Many of the people who lost money because of Madoff should have known better. His victims included big banks and even Henry Kaufman, a well-known Wall Street economist. Many advisory firms that were in the business of vetting hedge funds before recommending them to clients failed to warn their customers away from Madoff. Even Stephen Greenspan, an emeritus psychology professor who just published a book titled -- no kidding -- "Annals of Gullibility: Why We Get Duped and How to Avoid It," fell for the scam.
Why did so many sophisticated investors turn out to be so gullible? What can you do to avoid their fate?
Investors were fooled because Madoff had a sterling reputation, and he and his marketers had personal relationships with many of the victims. You tend to trust experts you know well and who've given you good advice in the past.
Shrewd investors would have smelled a rat had Madoff promised enormous returns. So he offered relatively modest returns, about 1 percent monthly. Surprisingly, psychological studies have found that investors almost always choose small, consistent returns over big -- but uncertain -- payoffs.
I considered Madoff perhaps the savviest market maker on Wall Street. He set up electronic systems that matched buyers and sellers, often providing them better prices and faster executions on stock trades than the New York Stock Exchange did. At one point, he was chairman of Nasdaq.
Madoff was widely admired and seemed to have boatloads of money. He had no apparent reason to steal a dime, solidifying investors' trust in him. And yet steal he did. His motive remains a mystery.
KEEP IT SIMPLE
How can you protect yourself against his ilk? Investors who keep things simple could never be scammed the way Madoff's prey were.
From my experience, investors often court trouble when they get fancy. You can make money dabbling in options, shorting stocks, buying complex securities and trading frequently. But most of the time, you don't.

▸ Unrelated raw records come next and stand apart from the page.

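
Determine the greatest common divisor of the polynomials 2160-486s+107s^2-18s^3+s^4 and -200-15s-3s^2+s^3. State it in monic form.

-8+s

Apply the Euclidean algorithm:
  s^4-18s^3+107s^2-486s+2160 = (s-15)(s^3-3s^2-15s-200) + (77s^2-511s-840)
  s^3-3s^2-15s-200 = ((1/77)s+40/847)(77s^2-511s-840) + ((2425/121)s-19400/121)
  77s^2-511s-840 = ((9317/2425)s+2541/485)((2425/121)s-19400/121) + (0)
Last nonzero remainder: (2425/121)s-19400/121. Dividing through by 2425/121 gives the monic gcd s-8.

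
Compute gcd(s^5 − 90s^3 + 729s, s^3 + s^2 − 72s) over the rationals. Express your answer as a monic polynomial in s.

s^2 + 9s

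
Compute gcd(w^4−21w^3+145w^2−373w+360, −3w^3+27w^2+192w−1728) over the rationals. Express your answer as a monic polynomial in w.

Apply the Euclidean algorithm:
  w^4−21w^3+145w^2−373w+360 = (−(1/3)w+4)(−3w^3+27w^2+192w−1728) + (101w^2−1717w+7272)
  −3w^3+27w^2+192w−1728 = (−(3/101)w−24/101)(101w^2−1717w+7272) + (0)
Last nonzero remainder: 101w^2−1717w+7272. Dividing through by 101 gives the monic gcd w^2−17w+72.

w^2−17w+72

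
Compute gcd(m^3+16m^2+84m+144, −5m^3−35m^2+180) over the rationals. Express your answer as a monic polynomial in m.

m+6

By polynomial division,
  m^3+16m^2+84m+144 = (−1/5)(−5m^3−35m^2+180) + (9m^2+84m+180)
  −5m^3−35m^2+180 = (−(5/9)m+35/27)(9m^2+84m+180) + (−(80/9)m−160/3)
  9m^2+84m+180 = (−(81/80)m−27/8)(−(80/9)m−160/3) + (0)
Last nonzero remainder: −(80/9)m−160/3. Dividing through by −80/9 gives the monic gcd m+6.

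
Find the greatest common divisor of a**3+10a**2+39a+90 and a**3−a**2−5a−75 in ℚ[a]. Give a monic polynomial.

a**2+4a+15

By polynomial division,
  a**3+10a**2+39a+90 = (a**3−a**2−5a−75) + (11a**2+44a+165)
  a**3−a**2−5a−75 = ((1/11)a−5/11)(11a**2+44a+165) + (0)
Last nonzero remainder: 11a**2+44a+165. Dividing through by 11 gives the monic gcd a**2+4a+15.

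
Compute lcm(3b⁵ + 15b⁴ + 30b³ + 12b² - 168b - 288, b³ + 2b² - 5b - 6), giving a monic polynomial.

Apply the Euclidean algorithm:
  3b⁵ + 15b⁴ + 30b³ + 12b² - 168b - 288 = (3b² + 9b + 27)(b³ + 2b² - 5b - 6) + (21b² + 21b - 126)
  b³ + 2b² - 5b - 6 = ((1/21)b + 1/21)(21b² + 21b - 126) + (0)
Last nonzero remainder: 21b² + 21b - 126. Dividing through by 21 gives the monic gcd b² + b - 6.
Then lcm(f, g) = f·g / gcd(f, g); expanding and making the result monic gives the answer.

b⁶ + 6b⁵ + 15b⁴ + 14b³ - 52b² - 152b - 96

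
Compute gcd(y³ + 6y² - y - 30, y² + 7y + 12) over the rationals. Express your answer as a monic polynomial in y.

Euclidean algorithm in ℚ[y]:
  y³ + 6y² - y - 30 = (y - 1)(y² + 7y + 12) + (-6y - 18)
  y² + 7y + 12 = (-(1/6)y - 2/3)(-6y - 18) + (0)
Last nonzero remainder: -6y - 18. Dividing through by -6 gives the monic gcd y + 3.

y + 3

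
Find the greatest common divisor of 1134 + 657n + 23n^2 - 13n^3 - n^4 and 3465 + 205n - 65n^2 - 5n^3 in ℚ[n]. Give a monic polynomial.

-63 + 2n + n^2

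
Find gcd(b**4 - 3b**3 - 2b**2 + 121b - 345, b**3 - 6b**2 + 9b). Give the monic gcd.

Repeated division with remainder:
  b**4 - 3b**3 - 2b**2 + 121b - 345 = (b + 3)(b**3 - 6b**2 + 9b) + (7b**2 + 94b - 345)
  b**3 - 6b**2 + 9b = ((1/7)b - 136/49)(7b**2 + 94b - 345) + ((15640/49)b - 46920/49)
  7b**2 + 94b - 345 = ((343/15640)b + 49/136)((15640/49)b - 46920/49) + (0)
Last nonzero remainder: (15640/49)b - 46920/49. Dividing through by 15640/49 gives the monic gcd b - 3.

b - 3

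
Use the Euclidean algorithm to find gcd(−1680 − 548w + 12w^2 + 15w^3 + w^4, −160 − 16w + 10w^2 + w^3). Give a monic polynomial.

40 + 14w + w^2

By polynomial division,
  w^4 + 15w^3 + 12w^2 − 548w − 1680 = (w + 5)(w^3 + 10w^2 − 16w − 160) + (−22w^2 − 308w − 880)
  w^3 + 10w^2 − 16w − 160 = (−(1/22)w + 2/11)(−22w^2 − 308w − 880) + (0)
Last nonzero remainder: −22w^2 − 308w − 880. Dividing through by −22 gives the monic gcd w^2 + 14w + 40.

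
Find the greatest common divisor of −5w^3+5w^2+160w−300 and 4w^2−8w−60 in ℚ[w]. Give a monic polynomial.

Repeated division with remainder:
  −5w^3+5w^2+160w−300 = (−(5/4)w−5/4)(4w^2−8w−60) + (75w−375)
  4w^2−8w−60 = ((4/75)w+4/25)(75w−375) + (0)
Last nonzero remainder: 75w−375. Dividing through by 75 gives the monic gcd w−5.

w−5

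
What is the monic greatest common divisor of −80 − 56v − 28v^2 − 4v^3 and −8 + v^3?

4 + 2v + v^2

Repeated division with remainder:
  −4v^3 − 28v^2 − 56v − 80 = (−4)(v^3 − 8) + (−28v^2 − 56v − 112)
  v^3 − 8 = (−(1/28)v + 1/14)(−28v^2 − 56v − 112) + (0)
Last nonzero remainder: −28v^2 − 56v − 112. Dividing through by −28 gives the monic gcd v^2 + 2v + 4.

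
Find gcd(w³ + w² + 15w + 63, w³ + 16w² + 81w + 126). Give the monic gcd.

w + 3

Repeated division with remainder:
  w³ + w² + 15w + 63 = (w³ + 16w² + 81w + 126) + (-15w² - 66w - 63)
  w³ + 16w² + 81w + 126 = (-(1/15)w - 58/75)(-15w² - 66w - 63) + ((644/25)w + 1932/25)
  -15w² - 66w - 63 = (-(375/644)w - 75/92)((644/25)w + 1932/25) + (0)
Last nonzero remainder: (644/25)w + 1932/25. Dividing through by 644/25 gives the monic gcd w + 3.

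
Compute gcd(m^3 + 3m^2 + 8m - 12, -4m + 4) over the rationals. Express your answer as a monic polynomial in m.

Repeated division with remainder:
  m^3 + 3m^2 + 8m - 12 = (-(1/4)m^2 - m - 3)(-4m + 4) + (0)
Last nonzero remainder: -4m + 4. Dividing through by -4 gives the monic gcd m - 1.

m - 1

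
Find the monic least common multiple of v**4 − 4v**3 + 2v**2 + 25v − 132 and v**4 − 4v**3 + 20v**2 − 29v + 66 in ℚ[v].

v**6 − 5v**5 + 12v**4 − v**3 − 145v**2 + 282v − 792

Euclidean algorithm in ℚ[v]:
  v**4 − 4v**3 + 2v**2 + 25v − 132 = (v**4 − 4v**3 + 20v**2 − 29v + 66) + (−18v**2 + 54v − 198)
  v**4 − 4v**3 + 20v**2 − 29v + 66 = (−(1/18)v**2 + (1/18)v − 1/3)(−18v**2 + 54v − 198) + (0)
Last nonzero remainder: −18v**2 + 54v − 198. Dividing through by −18 gives the monic gcd v**2 − 3v + 11.
Then lcm(f, g) = f·g / gcd(f, g); expanding and making the result monic gives the answer.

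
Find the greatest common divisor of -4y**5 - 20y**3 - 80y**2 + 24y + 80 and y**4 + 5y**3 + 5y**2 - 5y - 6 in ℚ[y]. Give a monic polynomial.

Euclidean algorithm in ℚ[y]:
  -4y**5 - 20y**3 - 80y**2 + 24y + 80 = (-4y + 20)(y**4 + 5y**3 + 5y**2 - 5y - 6) + (-100y**3 - 200y**2 + 100y + 200)
  y**4 + 5y**3 + 5y**2 - 5y - 6 = (-(1/100)y - 3/100)(-100y**3 - 200y**2 + 100y + 200) + (0)
Last nonzero remainder: -100y**3 - 200y**2 + 100y + 200. Dividing through by -100 gives the monic gcd y**3 + 2y**2 - y - 2.

y**3 + 2y**2 - y - 2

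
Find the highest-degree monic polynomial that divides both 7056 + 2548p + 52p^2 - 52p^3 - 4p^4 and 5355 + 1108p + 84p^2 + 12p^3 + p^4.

63 + 16p + p^2

Apply the Euclidean algorithm:
  -4p^4 - 52p^3 + 52p^2 + 2548p + 7056 = (-4)(p^4 + 12p^3 + 84p^2 + 1108p + 5355) + (-4p^3 + 388p^2 + 6980p + 28476)
  p^4 + 12p^3 + 84p^2 + 1108p + 5355 = (-(1/4)p - 109/4)(-4p^3 + 388p^2 + 6980p + 28476) + (12402p^2 + 198432p + 781326)
  -4p^3 + 388p^2 + 6980p + 28476 = (-(2/6201)p + 226/6201)(12402p^2 + 198432p + 781326) + (0)
Last nonzero remainder: 12402p^2 + 198432p + 781326. Dividing through by 12402 gives the monic gcd p^2 + 16p + 63.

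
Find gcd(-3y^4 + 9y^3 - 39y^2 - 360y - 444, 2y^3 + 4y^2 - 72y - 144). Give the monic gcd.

y + 2

Repeated division with remainder:
  -3y^4 + 9y^3 - 39y^2 - 360y - 444 = (-(3/2)y + 15/2)(2y^3 + 4y^2 - 72y - 144) + (-177y^2 - 36y + 636)
  2y^3 + 4y^2 - 72y - 144 = (-(2/177)y - 212/10443)(-177y^2 - 36y + 636) + (-(228160/3481)y - 456320/3481)
  -177y^2 - 36y + 636 = ((616137/228160)y - 553479/114080)(-(228160/3481)y - 456320/3481) + (0)
Last nonzero remainder: -(228160/3481)y - 456320/3481. Dividing through by -228160/3481 gives the monic gcd y + 2.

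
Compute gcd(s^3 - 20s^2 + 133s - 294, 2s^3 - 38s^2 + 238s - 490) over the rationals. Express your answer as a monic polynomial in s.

s^2 - 14s + 49

By polynomial division,
  s^3 - 20s^2 + 133s - 294 = (1/2)(2s^3 - 38s^2 + 238s - 490) + (-s^2 + 14s - 49)
  2s^3 - 38s^2 + 238s - 490 = (-2s + 10)(-s^2 + 14s - 49) + (0)
Last nonzero remainder: -s^2 + 14s - 49. Dividing through by -1 gives the monic gcd s^2 - 14s + 49.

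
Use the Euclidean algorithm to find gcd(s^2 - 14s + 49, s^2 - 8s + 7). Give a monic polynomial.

Repeated division with remainder:
  s^2 - 14s + 49 = (s^2 - 8s + 7) + (-6s + 42)
  s^2 - 8s + 7 = (-(1/6)s + 1/6)(-6s + 42) + (0)
Last nonzero remainder: -6s + 42. Dividing through by -6 gives the monic gcd s - 7.

s - 7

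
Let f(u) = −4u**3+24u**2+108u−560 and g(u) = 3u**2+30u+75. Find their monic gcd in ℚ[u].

u+5

Apply the Euclidean algorithm:
  −4u**3+24u**2+108u−560 = (−(4/3)u+64/3)(3u**2+30u+75) + (−432u−2160)
  3u**2+30u+75 = (−(1/144)u−5/144)(−432u−2160) + (0)
Last nonzero remainder: −432u−2160. Dividing through by −432 gives the monic gcd u+5.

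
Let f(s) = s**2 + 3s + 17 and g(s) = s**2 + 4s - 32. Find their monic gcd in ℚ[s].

1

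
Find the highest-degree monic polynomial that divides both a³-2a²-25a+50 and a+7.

1

Apply the Euclidean algorithm:
  a³-2a²-25a+50 = (a²-9a+38)(a+7) + (-216)
  a+7 = (-(1/216)a-7/216)(-216) + (0)
The last nonzero remainder is the constant -216, so the polynomials are coprime and gcd = 1.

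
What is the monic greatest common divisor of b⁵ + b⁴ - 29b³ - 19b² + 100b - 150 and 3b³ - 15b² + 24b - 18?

Euclidean algorithm in ℚ[b]:
  b⁵ + b⁴ - 29b³ - 19b² + 100b - 150 = ((1/3)b² + 2b - 7/3)(3b³ - 15b² + 24b - 18) + (-96b² + 192b - 192)
  3b³ - 15b² + 24b - 18 = (-(1/32)b + 3/32)(-96b² + 192b - 192) + (0)
Last nonzero remainder: -96b² + 192b - 192. Dividing through by -96 gives the monic gcd b² - 2b + 2.

b² - 2b + 2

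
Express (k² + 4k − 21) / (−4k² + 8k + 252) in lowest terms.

(−k + 3)/(4k − 36)

Euclidean algorithm in ℚ[k]:
  k² + 4k − 21 = (−1/4)(−4k² + 8k + 252) + (6k + 42)
  −4k² + 8k + 252 = (−(2/3)k + 6)(6k + 42) + (0)
Last nonzero remainder: 6k + 42. Dividing through by 6 gives the monic gcd k + 7.
Cancel k + 7 from numerator and denominator to get the reduced form.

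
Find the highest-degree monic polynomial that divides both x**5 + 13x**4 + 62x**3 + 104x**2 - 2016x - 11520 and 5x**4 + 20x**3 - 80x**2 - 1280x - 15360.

Repeated division with remainder:
  x**5 + 13x**4 + 62x**3 + 104x**2 - 2016x - 11520 = ((1/5)x + 9/5)(5x**4 + 20x**3 - 80x**2 - 1280x - 15360) + (42x**3 + 504x**2 + 3360x + 16128)
  5x**4 + 20x**3 - 80x**2 - 1280x - 15360 = ((5/42)x - 20/21)(42x**3 + 504x**2 + 3360x + 16128) + (0)
Last nonzero remainder: 42x**3 + 504x**2 + 3360x + 16128. Dividing through by 42 gives the monic gcd x**3 + 12x**2 + 80x + 384.

x**3 + 12x**2 + 80x + 384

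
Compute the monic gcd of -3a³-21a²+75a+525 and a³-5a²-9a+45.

By polynomial division,
  -3a³-21a²+75a+525 = (-3)(a³-5a²-9a+45) + (-36a²+48a+660)
  a³-5a²-9a+45 = (-(1/36)a+11/108)(-36a²+48a+660) + ((40/9)a-200/9)
  -36a²+48a+660 = (-(81/10)a-297/10)((40/9)a-200/9) + (0)
Last nonzero remainder: (40/9)a-200/9. Dividing through by 40/9 gives the monic gcd a-5.

a-5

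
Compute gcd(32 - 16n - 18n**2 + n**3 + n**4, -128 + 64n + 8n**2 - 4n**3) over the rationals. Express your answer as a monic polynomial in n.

-16 + n**2

Apply the Euclidean algorithm:
  n**4 + n**3 - 18n**2 - 16n + 32 = (-(1/4)n - 3/4)(-4n**3 + 8n**2 + 64n - 128) + (4n**2 - 64)
  -4n**3 + 8n**2 + 64n - 128 = (-n + 2)(4n**2 - 64) + (0)
Last nonzero remainder: 4n**2 - 64. Dividing through by 4 gives the monic gcd n**2 - 16.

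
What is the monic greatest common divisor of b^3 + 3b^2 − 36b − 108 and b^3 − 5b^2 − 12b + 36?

b^2 − 3b − 18

Euclidean algorithm in ℚ[b]:
  b^3 + 3b^2 − 36b − 108 = (b^3 − 5b^2 − 12b + 36) + (8b^2 − 24b − 144)
  b^3 − 5b^2 − 12b + 36 = ((1/8)b − 1/4)(8b^2 − 24b − 144) + (0)
Last nonzero remainder: 8b^2 − 24b − 144. Dividing through by 8 gives the monic gcd b^2 − 3b − 18.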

Incredibly complex securities based on subprime mortgages triggered much of the current financial crisis. But mortgage derivatives are hardly new; 15 years ago, they were responsible for the implosion of Piper Jaffray Institutional Government Income fund. Manager Worth Bruntjen beat funds that invested in ordinary mortgages, such as Ginnie Maes, for several years, but his fund plunged 30 percent in 1994. Piper was fined more than $1 million, and the firm paid $67.5 million to settle investor lawsuits.